Do you have any suggestions on how to handle texture bindings? Should I even bother to minimize the number of swaps? I.e. in deferred rendering, I could keep the gbuffer textures bound to targets 0-3 throughout the rest of the rendering phase, but that requires making sure all shaders are bound to them correctly, and shaders that don't need them use the remaining targets.

Or I could assume that every time I switch shaders all textures have to be re-bound, which simplifies things greatly.

I'm targeting WebGL by the way, so no resource lists, and many of these bitwise optimizations are hard to apply there.

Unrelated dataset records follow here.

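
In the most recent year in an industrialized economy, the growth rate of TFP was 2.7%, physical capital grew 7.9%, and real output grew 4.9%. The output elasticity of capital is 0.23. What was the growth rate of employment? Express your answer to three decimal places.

0.497%

Labor's share = 1 − 0.23 = 0.77.
gY = gA + 0.23×7.9 + 0.77×g.
0.77×g = 4.9 − 2.7 − 1.817 = 0.383.
g = 0.383 / 0.77 = 0.4974%.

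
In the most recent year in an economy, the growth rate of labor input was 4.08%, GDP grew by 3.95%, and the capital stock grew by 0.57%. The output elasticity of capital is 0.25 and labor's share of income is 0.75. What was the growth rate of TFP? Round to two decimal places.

Labor's share = 1 − 0.25 = 0.75.
The capital stock: 0.25 × 0.57 = 0.1425 pp.
Labor input: 0.75 × 4.08 = 3.06 pp.
TFP growth = 3.95 − 3.2025 = 0.7475%.

0.75%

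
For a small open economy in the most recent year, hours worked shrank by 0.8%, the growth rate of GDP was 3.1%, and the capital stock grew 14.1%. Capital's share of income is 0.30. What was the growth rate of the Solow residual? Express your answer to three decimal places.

-0.570%

Labor's share = 1 − 0.3 = 0.7.
The capital stock: 0.3 × 14.1 = 4.23 pp.
Hours worked: 0.7 × (-0.8) = -0.56 pp.
TFP growth = 3.1 − 3.67 = -0.57%.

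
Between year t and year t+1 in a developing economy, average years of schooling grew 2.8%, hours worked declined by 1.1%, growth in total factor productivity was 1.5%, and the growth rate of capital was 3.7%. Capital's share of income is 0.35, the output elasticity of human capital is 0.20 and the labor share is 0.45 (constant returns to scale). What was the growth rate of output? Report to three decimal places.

Labor's share = 1 − 0.35 − 0.2 = 0.45.
Capital: 0.35 × 3.7 = 1.295 pp.
Average years of schooling: 0.2 × 2.8 = 0.56 pp.
Hours worked: 0.45 × (-1.1) = -0.495 pp.
Output growth = 1.5 + 1.36 = 2.86%.

Output grew 2.860%.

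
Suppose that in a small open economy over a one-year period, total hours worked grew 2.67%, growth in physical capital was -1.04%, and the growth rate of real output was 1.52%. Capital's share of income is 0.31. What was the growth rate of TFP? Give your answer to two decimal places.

Labor's share = 1 − 0.31 = 0.69.
Physical capital: 0.31 × (-1.04) = -0.3224 pp.
Total hours worked: 0.69 × 2.67 = 1.8423 pp.
TFP growth = 1.52 − 1.5199 = 0.0001%.

TFP growth was 0.00%.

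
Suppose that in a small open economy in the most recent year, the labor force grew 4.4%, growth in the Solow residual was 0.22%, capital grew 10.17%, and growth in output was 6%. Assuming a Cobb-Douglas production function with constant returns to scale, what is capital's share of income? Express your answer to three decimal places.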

On 6/13/2018 at 8:14 PM, Jemme said:

Are you storing all your data on the RenderDevice? for example lets say i have a Mesh which needs a Vertex buffer and index buffer. are you just storing them as handles like VertexBufferHandle inside the mesh but creating the actual buffers on the device such that:

Then when you submit your DrawItem your just passing in all the handles for the vert, index and constant buffers for the RenderDevice to just fetch and set from its pool's? you would think the fetch via a handle would be slower then just a pointer chase. But cache could be better? 

Yes, exactly.

Yes, the handle lookups involve pool[handle].pointer->, instead of just pointer-> which is an extra layer of indirection. This adds an extra cache-miss penalty if the pool isn't present in the cache. If the pool is present in the cache, then the cost of this extra indirection is negligible. My main priority is to keep the draw-items themselves as small as possible, which lets more of them fit into the cache. It's adding a performance problem in one area to reduce a problem elsewhere :| 

42 minutes ago, d07RiV said:

Do you have any suggestions on how to handle texture bindings? Should I even bother to minimize the number of swaps?

Reducing state changes helps a lot on the CPU-side, as GL/D3D calls can be relatively expensive, especially ones that interact with resource management. On the GPU side, changing states/resource-bindings constantly can also be a performance issue if your draws aren't big enough.

42 minutes ago, d07RiV said:

Or I could assume that every time I switch shaders all textures have to be re-bound, which simplifies things greatly.

Assuming you don't use too many different shaders, this can be a decent sacrifice. Slightly less accurate redundancy filtering, but much simpler/faster code :) 

42 minutes ago, d07RiV said:

I'm targeting WebGL by the way, so no resource lists, and many of these bitwise optimizations are hard to apply there.

Yeah in C++ you can do 128 bit logical operations, but in Javascript I guess you're limited to 32bit logical operations? You should still be able to do bitwise stuff, just not on as many bits at once...
My resource-list stuff was inspired by Mantle/D3D12/Vulkan, but it's still very useful as far back as D3D9/GL too :) I allow shaders to define 8 resource lists, which is 8 x 16bit IDs, or a single 128bit SSE register (or 4 javascript 32bit integers ?). I XOR these (with a single SSE XOR) to quickly tell if any resources need to be rebound. Once a dirty/changed resource-list binding is detected, I check the actual texture bindings within that list for changes.

Thanks, I'm still not sure how much abstraction I need since API is always going to be the same.

Another thing - when you put all passes in the same shader file, do you run a lexer on them, or do you just feed everything to shader compiler and let it figure out what to optimize away? The former option would us to know which options affect which passes, so we don't have to make redundant copies (instead of having to manually specify them for every pass).

edit: I guess this is partially answered by bonus slides.